Les frais exposés par le gouvernement français et par la Commission, qui ont soumis des observations à la Cour, ne peuvent faire l'objet d'un remboursement. La procédure revêtant, à l'égard des parties au principal, le caractère d'un incident soulevé devant la juridiction nationale, il appartient à celle-ci de statuer sur les dépens.

 

Par ces motifs,

LA COUR,

statuant sur les questions à elle soumise par le Monomeles Protodikeio de Thessalonique, par jugement du 11 avril 1989, dit pour droit:

 

1)

Le droit communautaire ne s'oppose pas à l'attribution d'un monopole de la télévision, pour des considérations d'intérêt public, de nature non économique.
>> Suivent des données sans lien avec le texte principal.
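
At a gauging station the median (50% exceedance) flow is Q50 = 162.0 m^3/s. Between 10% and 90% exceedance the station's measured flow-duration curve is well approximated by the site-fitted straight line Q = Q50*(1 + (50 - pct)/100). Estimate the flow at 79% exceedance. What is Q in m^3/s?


Q = 162.0 * (1 + (50 - 79)/100) = 115.0200 m^3/s


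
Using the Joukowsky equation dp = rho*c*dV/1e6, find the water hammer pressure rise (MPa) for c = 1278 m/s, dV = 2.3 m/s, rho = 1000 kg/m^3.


dp = 1000 * 1278 * 2.3 / 1e6 = 2.9394 MPa


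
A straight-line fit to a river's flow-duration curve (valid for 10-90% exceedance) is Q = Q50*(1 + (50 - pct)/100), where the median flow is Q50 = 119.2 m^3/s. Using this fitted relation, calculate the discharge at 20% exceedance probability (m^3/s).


Q = 119.2 * (1 + (50 - 20)/100) = 154.9600 m^3/s


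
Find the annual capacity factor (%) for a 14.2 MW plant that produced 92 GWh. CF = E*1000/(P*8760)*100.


CF = 92 * 1000 / (14.2 * 8760) * 100 = 73.9597 %


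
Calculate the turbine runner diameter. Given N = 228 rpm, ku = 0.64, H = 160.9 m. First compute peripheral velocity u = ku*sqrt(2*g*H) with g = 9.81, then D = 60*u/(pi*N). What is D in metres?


u = 0.64 * sqrt(2*9.81*160.9) = 35.9590 m/s
D = 60 * 35.9590 / (pi * 228) = 3.0121 m


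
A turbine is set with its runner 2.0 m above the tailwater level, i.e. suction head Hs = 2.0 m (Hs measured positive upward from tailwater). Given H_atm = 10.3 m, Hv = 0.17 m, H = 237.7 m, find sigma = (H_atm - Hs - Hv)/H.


sigma = (10.3 - 2.0 - 0.17) / 237.7 = 0.0342


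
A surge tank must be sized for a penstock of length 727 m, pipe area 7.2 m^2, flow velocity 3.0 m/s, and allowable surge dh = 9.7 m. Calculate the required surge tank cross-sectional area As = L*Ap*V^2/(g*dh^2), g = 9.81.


As = 727 * 7.2 * 3.0^2 / (9.81 * 9.7^2) = 51.0384 m^2


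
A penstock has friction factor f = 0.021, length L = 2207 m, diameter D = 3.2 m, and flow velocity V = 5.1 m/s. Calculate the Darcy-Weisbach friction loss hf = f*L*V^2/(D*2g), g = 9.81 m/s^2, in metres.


hf = 0.021 * 2207 * 5.1^2 / (3.2 * 2 * 9.81) = 19.2005 m


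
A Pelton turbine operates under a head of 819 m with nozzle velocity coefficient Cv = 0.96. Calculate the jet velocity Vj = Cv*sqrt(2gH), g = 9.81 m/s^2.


Vj = 0.96 * sqrt(2*9.81*819) = 121.6922 m/s


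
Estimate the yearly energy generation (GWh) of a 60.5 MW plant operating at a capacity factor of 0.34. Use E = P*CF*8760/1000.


E = 60.5 * 0.34 * 8760 / 1000 = 180.1932 GWh


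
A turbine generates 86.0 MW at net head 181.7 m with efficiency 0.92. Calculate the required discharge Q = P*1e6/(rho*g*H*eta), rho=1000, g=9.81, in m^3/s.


Q = 86.0 * 1e6 / (1000 * 9.81 * 181.7 * 0.92) = 52.4429 m^3/s


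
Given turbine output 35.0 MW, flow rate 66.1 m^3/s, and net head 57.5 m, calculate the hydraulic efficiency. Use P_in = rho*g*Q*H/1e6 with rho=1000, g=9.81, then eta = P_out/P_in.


P_in = 1000 * 9.81 * 66.1 * 57.5 / 1e6 = 37.2854 MW
eta = 35.0 / 37.2854 = 0.9387


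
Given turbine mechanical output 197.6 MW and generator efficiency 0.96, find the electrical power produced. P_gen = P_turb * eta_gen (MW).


P_gen = 197.6 * 0.96 = 189.6960 MW


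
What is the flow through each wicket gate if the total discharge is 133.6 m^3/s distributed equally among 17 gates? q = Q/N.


q = 133.6 / 17 = 7.8588 m^3/s


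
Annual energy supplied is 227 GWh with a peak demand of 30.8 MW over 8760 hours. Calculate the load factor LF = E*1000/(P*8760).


LF = 227 * 1000 / (30.8 * 8760) = 0.8413


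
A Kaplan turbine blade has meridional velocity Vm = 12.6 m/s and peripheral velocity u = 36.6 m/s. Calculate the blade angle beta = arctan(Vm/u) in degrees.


beta = arctan(12.6 / 36.6) = 18.9967 degrees


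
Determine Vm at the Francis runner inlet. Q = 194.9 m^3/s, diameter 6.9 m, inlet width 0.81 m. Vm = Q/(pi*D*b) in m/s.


Vm = 194.9 / (pi * 6.9 * 0.81) = 11.1001 m/s


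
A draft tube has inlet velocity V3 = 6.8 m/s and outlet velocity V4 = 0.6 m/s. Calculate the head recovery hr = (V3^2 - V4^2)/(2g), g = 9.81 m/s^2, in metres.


hr = (6.8^2 - 0.6^2) / (2*9.81) = 2.3384 m


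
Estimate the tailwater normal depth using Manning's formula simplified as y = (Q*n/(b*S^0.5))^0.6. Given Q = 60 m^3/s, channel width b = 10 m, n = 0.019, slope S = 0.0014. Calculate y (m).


y = (60 * 0.019 / (10 * 0.0014^0.5))^0.6 = 1.9512 m


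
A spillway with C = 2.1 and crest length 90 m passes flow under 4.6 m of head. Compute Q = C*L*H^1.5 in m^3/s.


Q = 2.1 * 90 * 4.6^1.5 = 1864.6553 m^3/s


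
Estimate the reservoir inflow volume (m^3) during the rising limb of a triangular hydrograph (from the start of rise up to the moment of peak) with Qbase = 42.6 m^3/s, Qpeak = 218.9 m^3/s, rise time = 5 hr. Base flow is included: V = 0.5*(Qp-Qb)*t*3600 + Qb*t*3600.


V = 0.5*(218.9 - 42.6)*5*3600 + 42.6*5*3600 = 2.3535e+06 m^3


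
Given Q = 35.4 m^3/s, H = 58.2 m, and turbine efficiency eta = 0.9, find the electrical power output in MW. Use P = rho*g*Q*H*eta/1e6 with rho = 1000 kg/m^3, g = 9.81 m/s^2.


P = 1000 * 9.81 * 35.4 * 58.2 * 0.9 / 1e6 = 18.1902 MW


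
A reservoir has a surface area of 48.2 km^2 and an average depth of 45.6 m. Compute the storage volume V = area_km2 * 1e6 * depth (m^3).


V = 48.2 * 1e6 * 45.6 = 2.1979e+09 m^3


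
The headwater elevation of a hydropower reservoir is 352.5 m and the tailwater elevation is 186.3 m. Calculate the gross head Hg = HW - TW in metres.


Hg = 352.5 - 186.3 = 166.2000 m


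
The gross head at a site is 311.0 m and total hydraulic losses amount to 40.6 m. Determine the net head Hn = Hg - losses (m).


Hn = 311.0 - 40.6 = 270.4000 m


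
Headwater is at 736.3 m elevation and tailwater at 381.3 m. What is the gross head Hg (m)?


Hg = 736.3 - 381.3 = 355.0000 m


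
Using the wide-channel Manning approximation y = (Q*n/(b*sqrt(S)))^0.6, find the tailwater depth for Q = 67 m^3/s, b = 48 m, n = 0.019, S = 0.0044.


y = (67 * 0.019 / (48 * 0.0044^0.5))^0.6 = 0.5769 m


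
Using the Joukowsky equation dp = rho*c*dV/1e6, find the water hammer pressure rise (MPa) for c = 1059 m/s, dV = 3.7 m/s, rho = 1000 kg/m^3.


dp = 1000 * 1059 * 3.7 / 1e6 = 3.9183 MPa


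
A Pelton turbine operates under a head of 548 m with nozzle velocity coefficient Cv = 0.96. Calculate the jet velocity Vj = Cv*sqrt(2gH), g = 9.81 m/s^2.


Vj = 0.96 * sqrt(2*9.81*548) = 99.5431 m/s


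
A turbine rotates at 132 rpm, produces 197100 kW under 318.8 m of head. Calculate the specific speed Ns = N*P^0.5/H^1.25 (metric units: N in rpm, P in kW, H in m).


Ns = 132 * 197100^0.5 / 318.8^1.25 = 43.5030


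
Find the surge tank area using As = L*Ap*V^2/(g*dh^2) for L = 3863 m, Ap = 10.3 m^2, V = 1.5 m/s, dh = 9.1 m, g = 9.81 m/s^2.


As = 3863 * 10.3 * 1.5^2 / (9.81 * 9.1^2) = 110.2028 m^2


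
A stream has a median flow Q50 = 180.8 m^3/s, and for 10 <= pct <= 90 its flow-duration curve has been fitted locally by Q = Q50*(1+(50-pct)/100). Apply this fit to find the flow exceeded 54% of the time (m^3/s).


Q = 180.8 * (1 + (50 - 54)/100) = 173.5680 m^3/s


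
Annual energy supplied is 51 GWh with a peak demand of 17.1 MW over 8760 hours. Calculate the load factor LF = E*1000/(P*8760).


LF = 51 * 1000 / (17.1 * 8760) = 0.3405


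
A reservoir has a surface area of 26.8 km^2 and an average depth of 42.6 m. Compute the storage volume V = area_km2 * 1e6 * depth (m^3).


V = 26.8 * 1e6 * 42.6 = 1.1417e+09 m^3


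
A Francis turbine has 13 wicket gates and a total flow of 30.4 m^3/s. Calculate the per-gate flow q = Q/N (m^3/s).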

Toutefois, les modalités d'organisation et l'exercice d'un tel monopole ne doivent pas porter atteinte aux dispositions du traité en matière de libre circulation des marchandises et des services ainsi qu'aux règles de concurrence.

 

2)

Les articles du traité CEE sur la libre circulation des marchandises ne s'opposent pas à la concession à une seule entreprise de droits exclusifs, dans le domaine des émissions de messages télévisés, et à l'attribution à cet effet du pouvoir exclusif d'importer, de louer ou de distribuer des matériels et produits nécessaires pour la diffusion dans la mesure où il n'en résulte pas une discrimination entre produits nationaux et produits importés au détriment de ces derniers.

 

3)

L'article 59 du traité s'oppose à une réglementation nationale qui crée un monopole des droits exclusifs de diffusion d'émissions propres et de retransmission d'émissions en provenance d'autres États membres, lorsqu'un tel monopole entraîne des effets discriminatoires au détriment des émissions en provenance d'autres États membres, à moins que cette réglementation ne soit justifiée par l'une des raisons indiquées à l'article 56, auquel renvoie l'article 66 du traité.

 

4)

L'article 90, paragraphe 1, du traité s'oppose à l'octroi d'un droit exclusif de diffusion et d'un droit exclusif de retransmission d'émissions de télévision à une seule entreprise, lorsque ces droits sont susceptibles de créer une situation dans laquelle cette entreprise est amenée à enfreindre l'article 86 par une politique d'émission discriminatoire en faveur de ses propres programmes, sauf si l'application de l'article 86 fait échec à la mission particulière qui lui a été impartie.

 

5)

L'article 2 du traité CEE ne peut fournir des critères pour apprécier la conformité d'un monopole de la télévision nationale avec le droit communautaire.

 

6)

Les limitations apportées au pouvoir des États membres d'appliquer les dispositions visées aux articles 66 et 56 du traité pour des raisons d'ordre public, de sécurité publique et de santé publique, doivent être appréciées à la lumière du principe général de la liberté d'expression, consacrée par l'article 10 de la convention européenne des droits de l'homme.

 

Due

O'Higgins

Rodríguez Iglesias

Díez de Velasco

Slynn

Kakouris

Joliét

Schockweiler

Kapteyn

Ainsi prononcé en audience publique à Luxembourg, le 18 juin 1991.

Le greffier

J.-G. Giraud

Le président

O. Due


( *1 ) Langue de procédure: le grec.